A peine les avions partis, nos petits amis d’en face nous allument de nouveau. C’est leur manière de nous prévenir, qu’ils sont toujours vivants, prêts à nous recevoir. En fait, ils nous dominent d’une vingtaine de mètres .Bien pris le message, mes amis !

De mal en pis

Soudain, les événements s’accélèrent. Pas le temps de s’ennuyer au cours de ce genre de journée. Première et excellente nouvelle, Lucien Ferran reprend contact radio. Il a entendu mes messages et il nous rejoint, avec son peloton. Grand soulagement, je ne vous le cache pas…

J’ai à peine le temps de tirer une bouffée de cigarette avant que le radio me passe l’appareil.

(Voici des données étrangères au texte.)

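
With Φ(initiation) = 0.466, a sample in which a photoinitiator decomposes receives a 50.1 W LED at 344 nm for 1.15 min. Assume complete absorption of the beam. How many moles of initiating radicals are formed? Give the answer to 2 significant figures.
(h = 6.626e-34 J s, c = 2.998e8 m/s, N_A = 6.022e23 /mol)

0.0046 mol

Photon energy at 344 nm: hc/λ = (6.626e-34)(2.998e8)/(344e-9) = 5.775e-19 J.
Energy delivered: (50.1 W)(69 s) = 3457 J.
Photons incident: 3457 / 5.775e-19 = 5.986e21, i.e. 5.986e21/6.022e23 = 0.009940 mol.
Product: Φ × n_abs = 0.466 × 0.009940 = 0.004632 mol.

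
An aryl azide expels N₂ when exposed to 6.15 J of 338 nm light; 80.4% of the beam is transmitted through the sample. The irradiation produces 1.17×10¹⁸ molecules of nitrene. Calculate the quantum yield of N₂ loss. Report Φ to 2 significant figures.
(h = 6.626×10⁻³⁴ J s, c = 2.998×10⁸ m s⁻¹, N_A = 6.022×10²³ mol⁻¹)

Φ = 0.57

Product: 1.17×10¹⁸ / 6.022×10²³ = 1.943×10⁻⁶ mol.
Photon energy at 338 nm: hc/λ = (6.626×10⁻³⁴)(2.998×10⁸)/(338×10⁻⁹) = 5.877×10⁻¹⁹ J.
Photons incident: 6.15 / 5.877×10⁻¹⁹ = 1.046×10¹⁹, i.e. 1.046×10¹⁹/6.022×10²³ = 1.737×10⁻⁵ mol.
Fraction absorbed: 1 − 80.4/100 = 0.1960.
Photons absorbed: 0.1960 × 1.737×10⁻⁵ = 3.405×10⁻⁶ mol.
Φ = 1.943×10⁻⁶ mol / 3.405×10⁻⁶ mol photons = 0.57.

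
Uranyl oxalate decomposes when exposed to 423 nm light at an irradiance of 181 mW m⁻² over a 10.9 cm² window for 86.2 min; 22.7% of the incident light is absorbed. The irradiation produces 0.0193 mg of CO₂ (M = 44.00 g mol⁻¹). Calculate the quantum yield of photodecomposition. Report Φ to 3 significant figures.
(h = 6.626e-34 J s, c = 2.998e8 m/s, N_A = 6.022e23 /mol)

Product: 0.0193 mg / 44.00 g mol⁻¹ = 4.386e-7 mol.
Photon energy at 423 nm: hc/λ = (6.626e-34)(2.998e8)/(423e-9) = 4.696e-19 J.
Energy delivered: (181 mW m⁻²)(10.9e-4 m²)(5172 s) = 1.020 J.
Photons incident: 1.020 / 4.696e-19 = 2.172e18, i.e. 2.172e18/6.022e23 = 3.607e-6 mol.
Photons absorbed: 0.227 × 3.607e-6 = 8.188e-7 mol.
Φ = 4.386e-7 mol / 8.188e-7 mol photons = 0.536.

Φ = 0.536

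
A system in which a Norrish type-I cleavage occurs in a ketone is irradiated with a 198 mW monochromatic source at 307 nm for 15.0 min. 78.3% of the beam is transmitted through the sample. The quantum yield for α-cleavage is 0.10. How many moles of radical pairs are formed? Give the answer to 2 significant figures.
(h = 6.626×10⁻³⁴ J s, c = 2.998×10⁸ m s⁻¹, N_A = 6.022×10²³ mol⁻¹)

9.9×10⁻⁶ mol

Photon energy at 307 nm: hc/λ = (6.626×10⁻³⁴)(2.998×10⁸)/(307×10⁻⁹) = 6.471×10⁻¹⁹ J.
Energy delivered: (198 mW)(900 s) = 178.2 J.
Photons incident: 178.2 / 6.471×10⁻¹⁹ = 2.754×10²⁰, i.e. 2.754×10²⁰/6.022×10²³ = 4.573×10⁻⁴ mol.
Fraction absorbed: 1 − 78.3/100 = 0.2170.
Photons absorbed: 0.2170 × 4.573×10⁻⁴ = 9.923×10⁻⁵ mol.
Product: Φ × n_abs = 0.10 × 9.923×10⁻⁵ = 9.923×10⁻⁶ mol.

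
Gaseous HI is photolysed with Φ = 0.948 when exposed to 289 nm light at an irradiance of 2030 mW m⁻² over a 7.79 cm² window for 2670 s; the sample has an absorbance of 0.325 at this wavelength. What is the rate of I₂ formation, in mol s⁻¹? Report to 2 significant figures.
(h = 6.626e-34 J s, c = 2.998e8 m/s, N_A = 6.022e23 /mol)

1.9e-9 mol s⁻¹

Photon energy at 289 nm: hc/λ = (6.626e-34)(2.998e8)/(289e-9) = 6.874e-19 J.
Energy delivered: (2030 mW m⁻²)(7.79e-4 m²)(2670 s) = 4.222 J.
Photons incident: 4.222 / 6.874e-19 = 6.142e18, i.e. 6.142e18/6.022e23 = 1.020e-5 mol.
Fraction absorbed: 1 − 10^(−0.325) = 0.5268.
Photons absorbed: 0.5268 × 1.020e-5 = 5.373e-6 mol.
Product formed: 0.948 × 5.373e-6 = 5.094e-6 mol.
Rate: 5.094e-6 / 2670 s = 1.9e-9 mol s⁻¹.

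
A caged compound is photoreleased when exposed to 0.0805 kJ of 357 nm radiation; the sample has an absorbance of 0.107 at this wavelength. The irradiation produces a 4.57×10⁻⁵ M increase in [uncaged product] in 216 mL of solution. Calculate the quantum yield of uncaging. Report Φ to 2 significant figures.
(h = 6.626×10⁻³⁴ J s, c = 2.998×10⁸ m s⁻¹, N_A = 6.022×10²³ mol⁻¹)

Product: (4.57×10⁻⁵ M)(0.216 L) = 9.871×10⁻⁶ mol.
Photon energy at 357 nm: hc/λ = (6.626×10⁻³⁴)(2.998×10⁸)/(357×10⁻⁹) = 5.564×10⁻¹⁹ J.
Incident energy: 0.0805 kJ = 80.5 J.
Photons incident: 80.5 / 5.564×10⁻¹⁹ = 1.447×10²⁰, i.e. 1.447×10²⁰/6.022×10²³ = 2.403×10⁻⁴ mol.
Fraction absorbed: 1 − 10^(−0.107) = 0.2184.
Photons absorbed: 0.2184 × 2.403×10⁻⁴ = 5.248×10⁻⁵ mol.
Φ = 9.871×10⁻⁶ mol / 5.248×10⁻⁵ mol photons = 0.19.

Φ = 0.19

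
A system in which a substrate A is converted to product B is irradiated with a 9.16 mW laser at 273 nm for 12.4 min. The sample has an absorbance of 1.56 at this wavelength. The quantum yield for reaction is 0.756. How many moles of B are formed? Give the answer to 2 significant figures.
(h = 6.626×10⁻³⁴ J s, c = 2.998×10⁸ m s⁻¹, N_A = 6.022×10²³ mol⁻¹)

1.1×10⁻⁵ mol

Photon energy at 273 nm: hc/λ = (6.626×10⁻³⁴)(2.998×10⁸)/(273×10⁻⁹) = 7.276×10⁻¹⁹ J.
Energy delivered: (9.16 mW)(744 s) = 6.815 J.
Photons incident: 6.815 / 7.276×10⁻¹⁹ = 9.366×10¹⁸, i.e. 9.366×10¹⁸/6.022×10²³ = 1.555×10⁻⁵ mol.
Fraction absorbed: 1 − 10^(−1.56) = 0.9725.
Photons absorbed: 0.9725 × 1.555×10⁻⁵ = 1.512×10⁻⁵ mol.
Product: Φ × n_abs = 0.756 × 1.512×10⁻⁵ = 1.143×10⁻⁵ mol.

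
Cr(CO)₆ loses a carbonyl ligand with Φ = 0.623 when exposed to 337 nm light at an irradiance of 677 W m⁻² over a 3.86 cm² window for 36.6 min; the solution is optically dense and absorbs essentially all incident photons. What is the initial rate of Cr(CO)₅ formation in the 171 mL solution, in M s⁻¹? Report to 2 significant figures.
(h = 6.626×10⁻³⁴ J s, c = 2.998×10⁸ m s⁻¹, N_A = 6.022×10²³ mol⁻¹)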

C’est Henri, le capitaine-adjoint du chef de l’opération. Cet ancien enfant de troupe est un vieux soldat. Il m’apprend que la 11ème compagnie a reçu mission d’enlever le piton 930 en partant du point côté 348, dans l’oued Anseur - Le commandant te demande, Jean-Marie, de "rafaler" les fells pendant la progression de la 11ème compagnie. J’espérais la prise en main totale de cette affaire par nos amis du 10ème D.P. Eux seuls possèdent les ressources humaines et matérielles (transport hélico.), surtout, le savoir-faire pour casser les reins des katibas. Les troupes de secteur ne sont pas sélectionnées et préparées à d’aussi rudes confrontations. Un coup d’œil sur la carte me permet de trouver le point côté 348, tout près d’El Anseur. Hé-bien, je leur souhaite bien du plaisir. Ces malheureux garçons vont se taper 500 mètres de dénivelé avant de commencer leur attaque. Inutile d’avoir fait l’école de guerre pour comprendre l’inutilité de cette entreprise. Et tout se passe comme on pouvait le craindre .A mi pente, nos amis sont tirés comme des lapins. Ils perdent deux hommes et un officier, blessés .Ils redescendent au point de départ. Dans les minutes qui suivent, nous sommes surpris par un bruit de moteur assourdissant.Que se passe-t-il

La mort de Jaic Domergue.

La réponse arrive rapidement. Quelle surprise ! Un Sikorsky apparaît juste au-dessus de la crête tenue par nos adversaires. Il descend entre eux et nous pour aller se poser quelque part à notre gauche, dans les pins. Ils sont drôlement gonflés, les aviateurs !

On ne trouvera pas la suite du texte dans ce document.